Wie wird sich die Situation im Land ohne Gaddafi entwickeln? Weniamin Popow, der ehemalige Botschafter Russlands in Libyen, meint Folgendes dazu:

“Jetzt reden die Aufständischen schöne Worte darüber, wie das Leben nach Gaddafis Sturz in Ordnung gebracht werde. Es werde eine Verfassung angenommen, die allen Bürgern unabhängig von deren Geschlecht, Nationalität, Hautfarbe und Glaubensbekenntnis gleiche Rechte gewährleistet. Das ist sehr schön gesagt. Aber unter den Aufständischen wirken verschiedene Kräfte, darunter „die muslimischen Brüder“. Nicht zufällig war die HAMAS eine der ersten Organisationen der arabischen Welt, die den Einmarsch der Rebellen nach Tripolis begrüßt haben. Mitten in der Revolution ist die Situation noch nicht klar. Die Rebellen behaupten doch, dass sie mindestens acht Monate brauchen, um die Parlamentswahlen abzuhalten. Dann solle das Leben wieder in Ordnung sein”.

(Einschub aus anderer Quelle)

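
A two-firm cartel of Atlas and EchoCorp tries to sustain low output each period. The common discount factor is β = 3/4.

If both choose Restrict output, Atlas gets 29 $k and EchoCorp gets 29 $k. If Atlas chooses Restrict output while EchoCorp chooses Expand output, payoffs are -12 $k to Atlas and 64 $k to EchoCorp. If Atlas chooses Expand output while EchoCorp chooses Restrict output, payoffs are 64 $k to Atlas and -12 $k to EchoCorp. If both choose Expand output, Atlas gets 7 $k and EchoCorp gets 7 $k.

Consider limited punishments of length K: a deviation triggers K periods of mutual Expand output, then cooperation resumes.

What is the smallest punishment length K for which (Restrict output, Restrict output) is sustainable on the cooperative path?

3

Need Σ_{k=1}^{K} β^k ≥ (64−29)/(29−7) = 1.5909 at β = 3/4.
At K = 2 the sum is 1.3125 < 1.5909; at K = 3 it is 1.7344 ≥ 1.5909.
So the minimum punishment length is K = 3.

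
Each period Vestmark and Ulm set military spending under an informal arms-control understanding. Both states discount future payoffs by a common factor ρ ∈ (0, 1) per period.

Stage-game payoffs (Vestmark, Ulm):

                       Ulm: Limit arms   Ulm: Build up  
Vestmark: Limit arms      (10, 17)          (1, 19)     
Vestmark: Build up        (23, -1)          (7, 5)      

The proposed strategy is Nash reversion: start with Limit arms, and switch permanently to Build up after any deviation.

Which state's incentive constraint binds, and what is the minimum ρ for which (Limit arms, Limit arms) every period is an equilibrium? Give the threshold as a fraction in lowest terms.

Vestmark's threshold: (23−10)/(23−7) = 13/16.
Ulm's threshold: (19−17)/(19−5) = 1/7.
13/16 > 1/7, so Vestmark binds and ρ* = 13/16.

Vestmark; ρ ≥ 13/16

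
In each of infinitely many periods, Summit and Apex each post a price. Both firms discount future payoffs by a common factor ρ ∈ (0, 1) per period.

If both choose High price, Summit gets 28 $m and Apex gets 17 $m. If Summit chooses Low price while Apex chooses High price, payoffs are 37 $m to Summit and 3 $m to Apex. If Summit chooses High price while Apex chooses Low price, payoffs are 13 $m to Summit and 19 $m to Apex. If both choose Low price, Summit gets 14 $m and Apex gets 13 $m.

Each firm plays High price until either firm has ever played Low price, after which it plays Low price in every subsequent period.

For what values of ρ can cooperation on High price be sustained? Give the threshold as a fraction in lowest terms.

For Summit: deviation gain 37−28 = 9, per-period punishment loss 28−14 = 14. IC gives ρ ≥ 9/23.
For Apex: gain 2, loss 4 per period, so ρ ≥ 2/6 = 1/3.
The tighter constraint is Summit's, so cooperation needs ρ ≥ 9/23.

9/23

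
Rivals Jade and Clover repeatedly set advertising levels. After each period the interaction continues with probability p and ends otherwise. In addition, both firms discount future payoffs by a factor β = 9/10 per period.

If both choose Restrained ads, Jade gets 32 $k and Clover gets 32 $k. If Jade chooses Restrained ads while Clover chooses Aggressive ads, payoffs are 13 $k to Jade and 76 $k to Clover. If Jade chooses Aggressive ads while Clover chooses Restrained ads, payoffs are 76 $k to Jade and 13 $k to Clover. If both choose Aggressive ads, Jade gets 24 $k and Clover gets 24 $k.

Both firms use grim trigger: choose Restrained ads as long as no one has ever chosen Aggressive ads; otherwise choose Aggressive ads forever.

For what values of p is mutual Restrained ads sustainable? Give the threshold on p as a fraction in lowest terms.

With continuation probability p and discount β, the effective per-period discount factor is βp.
Grim-trigger IC: βp ≥ (76−32)/(76−24) = 11/13.
So p ≥ (11/13)/(9/10) = 110/117.

110/117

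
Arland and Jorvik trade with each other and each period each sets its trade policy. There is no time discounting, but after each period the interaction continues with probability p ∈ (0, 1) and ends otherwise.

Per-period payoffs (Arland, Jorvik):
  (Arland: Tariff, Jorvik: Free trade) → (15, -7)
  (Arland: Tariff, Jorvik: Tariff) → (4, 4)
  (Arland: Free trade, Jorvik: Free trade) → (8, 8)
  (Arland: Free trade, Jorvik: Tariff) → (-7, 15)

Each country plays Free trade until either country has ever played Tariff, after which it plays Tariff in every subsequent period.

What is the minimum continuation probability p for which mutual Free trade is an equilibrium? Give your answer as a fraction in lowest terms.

Expected cooperation value is 8 + p·8 + p²·8 + … = 8/(1−p); deviation gives 15 + p·4/(1−p).
8 ≥ 15(1−p) + 4p ⇒ 11p ≥ 7 ⇒ p ≥ 7/11.

7/11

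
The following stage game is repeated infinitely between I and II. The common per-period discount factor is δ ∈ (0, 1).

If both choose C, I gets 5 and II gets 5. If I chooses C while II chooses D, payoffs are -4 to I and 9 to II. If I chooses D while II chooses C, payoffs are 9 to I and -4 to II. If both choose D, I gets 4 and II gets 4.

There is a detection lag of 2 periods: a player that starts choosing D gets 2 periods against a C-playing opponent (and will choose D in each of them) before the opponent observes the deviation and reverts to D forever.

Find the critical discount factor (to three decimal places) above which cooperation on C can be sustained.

0.894

A deviator earns 9 for 2 periods, then 4 forever; cooperating earns 5 forever. Multiplying the IC by (1−δ):
5 ≥ 9(1−δ^2) + 4δ^2, so 5·δ^2 ≥ 4 and δ^2 ≥ 4/5.
δ ≥ (4/5)^(1/2) ≈ 0.894.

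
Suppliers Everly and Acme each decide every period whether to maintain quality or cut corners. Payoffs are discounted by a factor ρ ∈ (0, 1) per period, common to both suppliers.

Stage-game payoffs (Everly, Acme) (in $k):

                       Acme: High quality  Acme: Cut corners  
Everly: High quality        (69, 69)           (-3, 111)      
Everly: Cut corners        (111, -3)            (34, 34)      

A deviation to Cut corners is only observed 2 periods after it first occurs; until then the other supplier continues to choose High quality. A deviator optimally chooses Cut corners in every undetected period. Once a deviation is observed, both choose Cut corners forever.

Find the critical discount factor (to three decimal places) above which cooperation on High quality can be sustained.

0.739

A deviator earns 111 for 2 periods, then 34 forever; cooperating earns 69 forever. Multiplying the IC by (1−ρ):
69 ≥ 111(1−ρ^2) + 34ρ^2, so 77·ρ^2 ≥ 42 and ρ^2 ≥ 6/11.
ρ ≥ (6/11)^(1/2) ≈ 0.739.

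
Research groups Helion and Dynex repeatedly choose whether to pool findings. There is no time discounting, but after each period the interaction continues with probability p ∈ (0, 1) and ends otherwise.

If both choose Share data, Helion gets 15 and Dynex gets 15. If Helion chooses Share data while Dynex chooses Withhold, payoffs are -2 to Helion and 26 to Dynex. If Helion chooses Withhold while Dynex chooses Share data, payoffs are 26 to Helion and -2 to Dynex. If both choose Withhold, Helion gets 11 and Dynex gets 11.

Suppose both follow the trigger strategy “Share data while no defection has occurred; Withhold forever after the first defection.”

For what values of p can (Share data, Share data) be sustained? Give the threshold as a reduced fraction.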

Laut Sergei Demidenko, dem Experten des Institutes für strategische Bewertungen und Analyse, werde Libyen nach Gaddafis Rücktritt etwa dem Irak von 2003 ähneln:

“Damals ging die zentrale Macht zugrunde, und entstand ein wirtschaftliches und politisches Vakuum. Traditionelle politische Kräfte versuchten, es zu füllen. Im libyschen Fall sehe ich einen Kampf zwischen Stämmen voraus, die alles teilen werden – Erdölmarkt, Waffenmarkt und Schmuggelmarkt”.